Simulation: Range Matching
In this section we simulate the system in which the classifier is implemented using Range Matching. The utilizations of SDRAM and SRAM, as Table 2 shows, are again low at 13 and 35.3 percent, respectively. The former can be explained similarly as in the previous section. The lower SRAM utilization than with Linear Search classifier, on the other hand, illustrates the effects of the reduced frequency of SRAM accesses as a benefit of a more complex Range Matching data structure. However, the receiver microengines are almost fully utilized. This is due to complex computation in the Range Matching including the binary search for intervals in each dimension, logic operations on the resulting BVs, first active bit indexing, and I Figure 10 . Aggregated throughput (length = 64 bytes, worst case). 1FE on 1ME 2FE on 2ME 4FE on 1ME 8FE on 2ME 1 Giga on 2ME 8FE + 1Giga rule retrieving. Computing power can therefore be identified as a performance bottleneck in the Range Matching DiffServ.
Summary
This study introduces the architecture and packet flow of DiffServ implementation in IXP1200. Two key modules in DiffServ, the classifier and scheduler, that adopt Multidimensional Range Matching and Deficit Round-Robin, respectively, are implemented in IXP1200 microcodes. Finally, external and internal benchmarks were applied to determine the bottlenecks in the implementation. Most of the result reported here should be applicable to other NPs since they have similar architectures and components.

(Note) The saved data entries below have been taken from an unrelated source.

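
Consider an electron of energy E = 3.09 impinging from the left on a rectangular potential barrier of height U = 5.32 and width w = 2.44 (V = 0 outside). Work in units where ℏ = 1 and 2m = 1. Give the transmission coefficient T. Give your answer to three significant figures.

T = 0.00266

Since E < U the interior solution is evanescent with decay constant κ = √(2m(U − E))/ℏ = 1.493.
κw = 3.644, sinh(κw) = 19.10.
Matching ψ, ψ′ at both faces gives T = [1 + U² sinh²(κw) / (4E(U − E))]⁻¹ = 1/375.7 = 0.00266.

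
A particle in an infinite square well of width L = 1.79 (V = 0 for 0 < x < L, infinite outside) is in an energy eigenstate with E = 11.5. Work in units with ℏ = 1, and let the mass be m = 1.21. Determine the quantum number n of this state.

From E_n = n²π²ℏ²/(2mL²) invert to n = √(2mL²E)/(πℏ).
n = (1.79/π) × √(2 × 1.21 × 11.5) = 3.006 → n = 3.

n = 3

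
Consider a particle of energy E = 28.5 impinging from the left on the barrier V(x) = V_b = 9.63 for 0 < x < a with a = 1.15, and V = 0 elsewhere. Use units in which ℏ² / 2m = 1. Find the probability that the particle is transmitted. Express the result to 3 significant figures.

E > V_b: inside the barrier k₂ = √(2m(E − V_b))/ℏ = 4.344, k₂a = 4.996.
Matching at both interfaces gives T⁻¹ = 1 + V_b² sin²(k₂a) / [4E(E − V_b)] = 1.040, hence T = 0.962.

T = 0.962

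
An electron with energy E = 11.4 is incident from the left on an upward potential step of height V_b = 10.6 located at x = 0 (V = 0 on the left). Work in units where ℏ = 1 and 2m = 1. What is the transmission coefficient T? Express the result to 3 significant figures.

On each side the TISE gives plane waves with k = √(2m(E − V))/ℏ: k₁ = √(2·½·11.4) = 3.376, k₂ = √(2·½·0.8) = 0.8944.
Matching ψ and ψ′ at x = 0 gives r = (k₁ − k₂)/(k₁ + k₂), so R = r² = 0.3377 and T = 1 − R = 0.6623.

T = 0.662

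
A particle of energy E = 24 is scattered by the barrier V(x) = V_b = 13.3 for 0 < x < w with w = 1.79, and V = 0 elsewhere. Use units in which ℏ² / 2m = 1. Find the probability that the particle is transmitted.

T = 0.971

E > V_b: inside the barrier k₂ = √(2m(E − V_b))/ℏ = 3.271, k₂w = 5.855.
Matching at both interfaces gives T⁻¹ = 1 + V_b² sin²(k₂w) / [4E(E − V_b)] = 1.030, hence T = 0.971.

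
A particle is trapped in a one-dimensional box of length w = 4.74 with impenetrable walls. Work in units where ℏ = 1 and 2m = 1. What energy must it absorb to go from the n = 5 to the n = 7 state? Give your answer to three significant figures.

E_n = n²π²ℏ²/(2mw²), so ΔE = (7² − 5²) π²ℏ²/(2mw²).
ΔE = 24 × π² / (2 × 0.5 × 4.74²) = 10.54.

ΔE = 10.5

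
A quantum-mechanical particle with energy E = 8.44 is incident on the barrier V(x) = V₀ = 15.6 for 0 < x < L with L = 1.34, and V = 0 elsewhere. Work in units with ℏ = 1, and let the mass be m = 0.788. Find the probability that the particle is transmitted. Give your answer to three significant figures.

E < V₀: inside the barrier ψ ∝ e^{±κx} with κ = √(2m(V₀ − E))/ℏ = 3.359.
κL = 4.501, sinh(κL) = 45.06.
Matching ψ, ψ′ at both faces gives T = [1 + V₀² sinh²(κL) / (4E(V₀ − E))]⁻¹ = 1/2045 = 0.000489.

T = 0.000489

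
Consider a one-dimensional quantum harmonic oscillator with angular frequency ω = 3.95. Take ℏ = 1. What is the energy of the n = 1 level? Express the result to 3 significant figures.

The oscillator eigenvalues are E_n = ℏω(n + ½), so E_1 = 3.95 × 1.5 = 5.925.

E = 5.93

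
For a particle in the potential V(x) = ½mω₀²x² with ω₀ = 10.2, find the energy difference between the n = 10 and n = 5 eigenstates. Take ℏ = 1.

E_n = ℏω₀(n + ½), so ΔE = (10 − 5) ℏω₀ = 5 × 10.2 = 51.00.

ΔE = 51.0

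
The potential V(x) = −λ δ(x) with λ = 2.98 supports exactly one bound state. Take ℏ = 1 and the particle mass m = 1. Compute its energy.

E = -4.44

For x ≠ 0 the bound state is ψ ∝ e^{−κ|x|}; integrating the TISE across the delta gives the cusp condition 2κ = 2mλ/ℏ², so κ = 2.980.
Then E = −ℏ²κ²/(2m) = −mλ²/(2ℏ²) = -4.440.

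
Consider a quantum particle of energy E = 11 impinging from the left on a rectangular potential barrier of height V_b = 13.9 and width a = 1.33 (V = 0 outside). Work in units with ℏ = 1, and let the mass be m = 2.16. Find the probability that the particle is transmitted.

E < V_b: inside the barrier ψ ∝ e^{±κx} with κ = √(2m(V_b − E))/ℏ = 3.539.
κa = 4.708, sinh(κa) = 55.38.
The exact tunnelling result is T⁻¹ = 1 + V_b² sinh²(κa) / [4E(V_b − E)] = 4646, so T = 0.000215.

T = 0.000215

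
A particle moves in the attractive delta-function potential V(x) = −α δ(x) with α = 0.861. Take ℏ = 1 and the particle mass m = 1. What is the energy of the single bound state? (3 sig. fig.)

E = -0.371

For x ≠ 0 the bound state is ψ ∝ e^{−κ|x|}; integrating the TISE across the delta gives the cusp condition 2κ = 2mα/ℏ², so κ = 0.8610.
Then E = −ℏ²κ²/(2m) = −mα²/(2ℏ²) = -0.3707.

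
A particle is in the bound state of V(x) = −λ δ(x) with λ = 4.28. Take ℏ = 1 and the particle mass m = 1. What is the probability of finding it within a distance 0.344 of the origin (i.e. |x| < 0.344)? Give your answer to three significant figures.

The normalised bound state is ψ = √κ e^{−κ|x|} with κ = mλ/ℏ² = 4.280.
P(|x| < d) = ∫_{−d}^{d} κ e^{−2κ|x|} dx = 1 − e^{−2κd} = 1 − e^{−2.945} = 0.9474.

P = 0.947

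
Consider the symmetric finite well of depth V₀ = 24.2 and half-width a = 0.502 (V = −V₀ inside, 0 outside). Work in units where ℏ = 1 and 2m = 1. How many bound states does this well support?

N = 2

The dimensionless depth is z₀ = a√(2mV₀)/ℏ = 0.502 × √(24.20) = 2.470.
The even/odd transcendental equations gain one root per π/2 in z₀, giving N = 1 + ⌊2z₀/π⌋ = 1 + ⌊1.572⌋ = 2.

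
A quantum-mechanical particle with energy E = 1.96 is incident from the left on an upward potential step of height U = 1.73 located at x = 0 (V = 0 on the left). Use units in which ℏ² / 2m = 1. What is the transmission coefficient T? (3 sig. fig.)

On each side the TISE gives plane waves with k = √(2m(E − V))/ℏ: k₁ = √(2·½·1.96) = 1.400, k₂ = √(2·½·0.23) = 0.4796.
Continuity of ψ and ψ′ at the step yields the reflection amplitude r = (k₁ − k₂)/(k₁ + k₂) = 0.4897; thus R = |r|² = 0.2398, T = 0.7602.

T = 0.760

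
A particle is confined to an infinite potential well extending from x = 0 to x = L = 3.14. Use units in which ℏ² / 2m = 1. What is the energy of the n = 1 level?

The infinite-well eigenfunctions ψ_n = √(2/L) sin(nπx/L) vanish at both walls, giving E_n = n²π²ℏ²/(2mL²).
E_1 = 1² × π² / (2 × 0.5 × 3.14²) = 1.001.

E = 1.00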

The external benchmarks, which present the performance figures under different combinations of number of rules or flows, traffic load, and number of microengines, have illustrated that the implementation can well support PHBs in DiffServ at an aggregated throughput of 282 Mb/s (550kpps), as shown in Fig. 10 . Both external and internal benchmarks identify the double bottlenecks of both SRAM and microengines in the Range Matching DiffServ-the Range Matching DiffServ could still suffer from one bottleneck after the other is solved. Although the SDRAM is the bottleneck in IP forwarding, the bottleneck may shift from one functional unit to another, depending on the specific service, algorithm, and the way input traffic is allocated to threads. Moreover, the SRAM bottleneck is found to occur not necessarily at 100 percent utilization, but even at 55 percent when the access is bursty.

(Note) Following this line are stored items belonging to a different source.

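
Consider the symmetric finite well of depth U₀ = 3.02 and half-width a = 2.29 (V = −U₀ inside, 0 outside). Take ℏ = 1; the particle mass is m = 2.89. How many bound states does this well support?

N = 7

Define the well-strength parameter z₀ = (a/ℏ)√(2mU₀) = 2.29 × √(2·2.89·3.02) = 9.568.
A new bound state (alternating even/odd) appears each time z₀ passes a multiple of π/2, so N = ⌊2z₀/π⌋ + 1 = ⌊6.091⌋ + 1 = 7.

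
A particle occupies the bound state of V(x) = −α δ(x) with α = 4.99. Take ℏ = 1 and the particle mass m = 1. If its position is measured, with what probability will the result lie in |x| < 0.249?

The normalised bound state is ψ = √κ e^{−κ|x|} with κ = mα/ℏ² = 4.990.
P(|x| < d) = ∫_{−d}^{d} κ e^{−2κ|x|} dx = 1 − e^{−2κd} = 1 − e^{−2.485} = 0.9167.

P = 0.917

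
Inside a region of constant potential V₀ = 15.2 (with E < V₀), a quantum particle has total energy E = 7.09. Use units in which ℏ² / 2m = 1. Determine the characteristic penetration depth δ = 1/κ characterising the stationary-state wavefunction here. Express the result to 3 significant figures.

Since E < V₀ the TISE in this region is ψ'' = κ²ψ with κ = √(2m(V₀ − E))/ℏ.
κ = √(2 × 0.5 × 8.11) = 2.848. The penetration depth is δ = 1/κ = 0.351.

δ = 0.351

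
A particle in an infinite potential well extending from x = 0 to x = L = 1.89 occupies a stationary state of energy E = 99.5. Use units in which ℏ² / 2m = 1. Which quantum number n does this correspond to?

From E_n = n²π²ℏ²/(2mL²) invert to n = √(2mL²E)/(πℏ).
n = (1.89/π) × √(2 × 0.5 × 99.5) = 6.001 → n = 6.

n = 6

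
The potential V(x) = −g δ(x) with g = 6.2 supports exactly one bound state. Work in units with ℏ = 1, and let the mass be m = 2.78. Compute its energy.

The bound state is ψ(x) = √κ e^{−κ|x|}. The derivative jump ψ'(0⁺) − ψ'(0⁻) = −(2mg/ℏ²)ψ(0) fixes κ = mg/ℏ² = 17.24.
Then E = −ℏ²κ²/(2m) = −mg²/(2ℏ²) = -53.43.

E = -53.4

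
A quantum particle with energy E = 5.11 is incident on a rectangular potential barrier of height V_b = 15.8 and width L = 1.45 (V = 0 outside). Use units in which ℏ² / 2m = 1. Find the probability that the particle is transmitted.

T = 0.000267

E < V_b: inside the barrier ψ ∝ e^{±κx} with κ = √(2m(V_b − E))/ℏ = 3.270.
κL = 4.741, sinh(κL) = 57.26.
The exact tunnelling result is T⁻¹ = 1 + V_b² sinh²(κL) / [4E(V_b − E)] = 3747, so T = 0.000267.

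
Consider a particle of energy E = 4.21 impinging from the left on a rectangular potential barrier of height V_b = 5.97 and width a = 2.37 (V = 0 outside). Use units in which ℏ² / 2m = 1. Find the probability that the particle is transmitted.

Since E < V_b the interior solution is evanescent with decay constant κ = √(2m(V_b − E))/ℏ = 1.327.
κa = 3.144, sinh(κa) = 11.58.
The exact tunnelling result is T⁻¹ = 1 + V_b² sinh²(κa) / [4E(V_b − E)] = 162.2, so T = 0.00616.

T = 0.00616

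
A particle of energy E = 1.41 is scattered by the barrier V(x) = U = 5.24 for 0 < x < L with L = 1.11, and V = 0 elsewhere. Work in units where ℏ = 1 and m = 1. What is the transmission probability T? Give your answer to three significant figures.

Since E < U the interior solution is evanescent with decay constant κ = √(2m(U − E))/ℏ = 2.768.
κL = 3.072, sinh(κL) = 10.77.
Matching ψ, ψ′ at both faces gives T = [1 + U² sinh²(κL) / (4E(U − E))]⁻¹ = 1/148.5 = 0.00674.

T = 0.00674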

Four methods are presented to solve the bottleneck of SRAM access that results in low utilization of receiver microengines. First, the routing table may be stored in SDRAM in the hope of offloading SRAM. Second, one large SRAM may be divided into many smaller banks at different interfaces, reducing the queuing delay of requests in the command queue, if the requested addresses are in different memory banks. Even some redundant memory modules may also be used, possibly with an access arbitrator, to store many copies of the routing table and classification rules to enhance accessibility. Third, a new memory architecture, such as quad data rate SRAM with a peak bandwidth of up to 1.6 Gbytes/s/channel (two to three times that supported by SRAM), may be adopted. However, a new interface between the memory and other functional units may be required. Finally, an additional cache (or content addressable memory) can be used to reduce the number of times memory is accessed, because traffic in the same time period normally shows locality in lookups of classification rules and routing tables.